We are providing oral care, not just dentistry, for individuals not just a homogenous bunch plucked from the general public...

This is where the juxtaposition of papers becomes so interesting, as in the paper on skill mix and timings a dentist is recorded in a focus group (itself a form of qualitative rather than quantitative research) reporting that, 'A well-behaved patient with a clean mouth and who goes numb quickly and who sits still through the procedure is a boon!' In terms of pure productivity few of us could disagree with this sentiment but such a creature is a member of a retreating species. The rapidly dwindling stock of patients presenting with twentieth century caries patterns requiring previously pragmatic off-the-shelf remedies points towards a future delivery service of oral care that will have to accommodate personalities and personal imperatives, and not just teeth and gums.

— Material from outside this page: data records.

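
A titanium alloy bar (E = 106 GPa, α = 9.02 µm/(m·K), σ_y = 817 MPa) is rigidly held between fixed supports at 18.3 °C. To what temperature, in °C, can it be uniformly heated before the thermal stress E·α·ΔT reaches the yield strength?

E·α·ΔT = 817.0 MPa ⇒ ΔT = 817.0 / (106.0×10³ × 9.02×10⁻⁶) = 854.5 K.
T = 18.3 + 854.5 = 872.8 °C.

873 °C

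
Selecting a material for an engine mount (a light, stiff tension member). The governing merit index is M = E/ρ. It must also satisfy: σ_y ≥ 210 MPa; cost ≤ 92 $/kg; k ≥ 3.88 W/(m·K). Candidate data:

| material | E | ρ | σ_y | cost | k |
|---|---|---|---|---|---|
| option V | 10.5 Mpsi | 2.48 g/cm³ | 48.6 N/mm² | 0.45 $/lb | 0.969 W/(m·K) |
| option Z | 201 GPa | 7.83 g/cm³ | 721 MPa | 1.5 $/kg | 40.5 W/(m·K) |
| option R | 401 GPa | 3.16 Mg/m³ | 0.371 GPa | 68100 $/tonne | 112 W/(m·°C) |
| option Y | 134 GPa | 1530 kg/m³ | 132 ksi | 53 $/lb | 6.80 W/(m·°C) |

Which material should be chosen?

Screen on constraints: σ_y ≥ 210 MPa; cost ≤ 92 $/kg; k ≥ 3.88 W/(m·K). Survivors: option Z, option R.
Putting every candidate on a common basis:
  option Z: E = 201.0 GPa, ρ = 7830 kg/m³
  option R: E = 401.0 GPa, ρ = 3160 kg/m³
  option R: M = 127 MN·m/kg
  option Z: M = 25.7 MN·m/kg
Highest index: option R.

option R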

The skill mix paper also reports that 'perceived influences on the length of time required to complete dental procedures were patient complexity, system of care, type of remuneration system and philosophy of care emphasising quality, together with practice environment…'3

This speaks not only to the generality of care but to the specifics of diverse patients described in the other papers.1,2 One is left in little doubt that the current UDA system of remuneration in England, for example, fails utterly to address such important shifts in emphasis. While it is difficult to foresee a model other than that offered by a private route which would provide an obvious solution it cannot be outwith the wit of clever people to devise systems to allow quality over quantity whilst also enabling livings to be made. But that will clearly require the adjacent publication of another paper altogether - any offers?